Ce lundi là, l'association tenait une réunion importante dans son bureau pour préparer l'un de ses principaux événements de l'année. Les membres, inquiets de ne pas voir leur président, envoie deux membres de l'association à son domicile dont… Christian Espié. La mort du président de l'association constatée, les gendarmes interviennent rapidement. Et c'est un technicien d'identification criminelle dépêché sur les lieux qui aura suffisamment l'œil pour constater, le lendemain du meurtre, qu'un vêtement de Christian Espié est tâché par une trace de sang qui s'avèrera être celui de de Thomas Latorre.
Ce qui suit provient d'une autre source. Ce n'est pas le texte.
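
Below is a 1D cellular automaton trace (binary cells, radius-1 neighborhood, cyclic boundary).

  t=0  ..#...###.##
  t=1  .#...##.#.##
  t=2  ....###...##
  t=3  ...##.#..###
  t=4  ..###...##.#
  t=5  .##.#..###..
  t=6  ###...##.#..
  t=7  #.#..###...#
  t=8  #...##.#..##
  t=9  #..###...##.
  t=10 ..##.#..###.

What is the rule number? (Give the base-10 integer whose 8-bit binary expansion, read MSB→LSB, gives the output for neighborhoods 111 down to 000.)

74

  nb ###: next=.  (t=0,i=7, bit7=0)
  nb ##.: next=#  (t=0,i=8, bit6=1)
  nb #.#: next=.  (t=0,i=9, bit5=0)
  nb #..: next=.  (t=0,i=0, bit4=0)
  nb .##: next=#  (t=0,i=6, bit3=1)
  nb .#.: next=.  (t=0,i=2, bit2=0)
  nb ..#: next=#  (t=0,i=1, bit1=1)
  nb ...: next=.  (t=0,i=4, bit0=0)
  bits 01001010 = 74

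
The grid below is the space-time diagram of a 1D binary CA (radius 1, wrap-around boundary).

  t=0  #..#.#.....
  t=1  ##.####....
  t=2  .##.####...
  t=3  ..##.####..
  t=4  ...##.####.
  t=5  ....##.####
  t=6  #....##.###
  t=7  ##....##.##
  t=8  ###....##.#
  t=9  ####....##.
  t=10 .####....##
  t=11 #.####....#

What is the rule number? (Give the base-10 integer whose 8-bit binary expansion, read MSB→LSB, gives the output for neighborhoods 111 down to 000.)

244

  ### -> #   bit 7 = 1  t=1,i=4
  ##. -> #   bit 6 = 1  t=1,i=1
  #.# -> #   bit 5 = 1  t=0,i=4
  #.. -> #   bit 4 = 1  t=0,i=1
  .## -> .   bit 3 = 0  t=1,i=0
  .#. -> #   bit 2 = 1  t=0,i=0
  ..# -> .   bit 1 = 0  t=0,i=2
  ... -> .   bit 0 = 0  t=0,i=7
  bits 11110100 = 244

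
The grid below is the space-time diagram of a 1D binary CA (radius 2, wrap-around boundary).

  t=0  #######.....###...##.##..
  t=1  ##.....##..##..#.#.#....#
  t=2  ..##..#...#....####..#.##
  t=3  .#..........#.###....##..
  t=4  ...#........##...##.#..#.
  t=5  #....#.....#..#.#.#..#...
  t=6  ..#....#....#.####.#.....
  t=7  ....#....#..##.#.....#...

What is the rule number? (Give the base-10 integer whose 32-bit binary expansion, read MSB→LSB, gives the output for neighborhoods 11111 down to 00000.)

  nb #####: next=.  (t=0,i=2, bit31=0)
  nb ####.: next=.  (t=0,i=5, bit30=0)
  nb ###.#: next=.  (t=6,i=17, bit29=0)
  nb ###..: next=.  (t=0,i=6, bit28=0)
  nb ##.##: next=.  (t=0,i=20, bit27=0)
  nb ##.#.: next=.  (t=4,i=19, bit26=0)
  nb ##..#: next=.  (t=0,i=23, bit25=0)
  nb ##...: next=#  (t=0,i=7, bit24=1)
  nb #.###: next=.  (t=3,i=14, bit23=0)
  nb #.##.: next=.  (t=0,i=21, bit22=0)
  nb #.#.#: next=#  (t=1,i=17, bit21=1)
  nb #.#..: next=.  (t=1,i=19, bit20=0)
  nb #..##: next=#  (t=0,i=24, bit19=1)
  nb #..#.: next=.  (t=1,i=14, bit18=0)
  nb #...#: next=.  (t=0,i=16, bit17=0)
  nb #....: next=#  (t=0,i=8, bit16=1)
  nb .####: next=#  (t=0,i=1, bit15=1)
  nb .###.: next=.  (t=0,i=13, bit14=0)
  nb .##.#: next=#  (t=0,i=19, bit13=1)
  nb .##..: next=.  (t=0,i=22, bit12=0)
  nb .#.##: next=#  (t=2,i=22, bit11=1)
  nb .#.#.: next=#  (t=1,i=16, bit10=1)
  nb .#..#: next=#  (t=4,i=21, bit9=1)
  nb .#...: next=.  (t=1,i=20, bit8=0)
  nb ..###: next=#  (t=0,i=0, bit7=1)
  nb ..##.: next=.  (t=0,i=18, bit6=0)
  nb ..#.#: next=#  (t=1,i=15, bit5=1)
  nb ..#..: next=.  (t=2,i=6, bit4=0)
  nb ...##: next=#  (t=0,i=11, bit3=1)
  nb ...#.: next=.  (t=2,i=9, bit2=0)
  nb ....#: next=.  (t=0,i=10, bit1=0)
  nb .....: next=.  (t=0,i=9, bit0=0)
  bits 00000001001010011010111010101000 = 19508904

19508904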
Le suspect est alors placé en garde à vue et avouera avoir tué la malheureuse victime. Mais le mobile qui a pu pousser cet ancien employé communal à exercer une telle violence sur Thomas Latorre est encore bien flou. Les enquêteurs expliquent qu'il n'existait a priori pas de contentieux personnel ou financier entre les deux hommes, mais que l'agresseur était suivi psychologiquement car jugé "fragile". Il a d'ailleurs déjà exprimé des regrets et a déclaré devant le juge des libertés et de la détention qu'il acceptait son incarcération tant qu'il restait près de sa famille.

Les gendarmes ont rapidement bouclé l'enquête, mais n'ont pas découvert le mobile.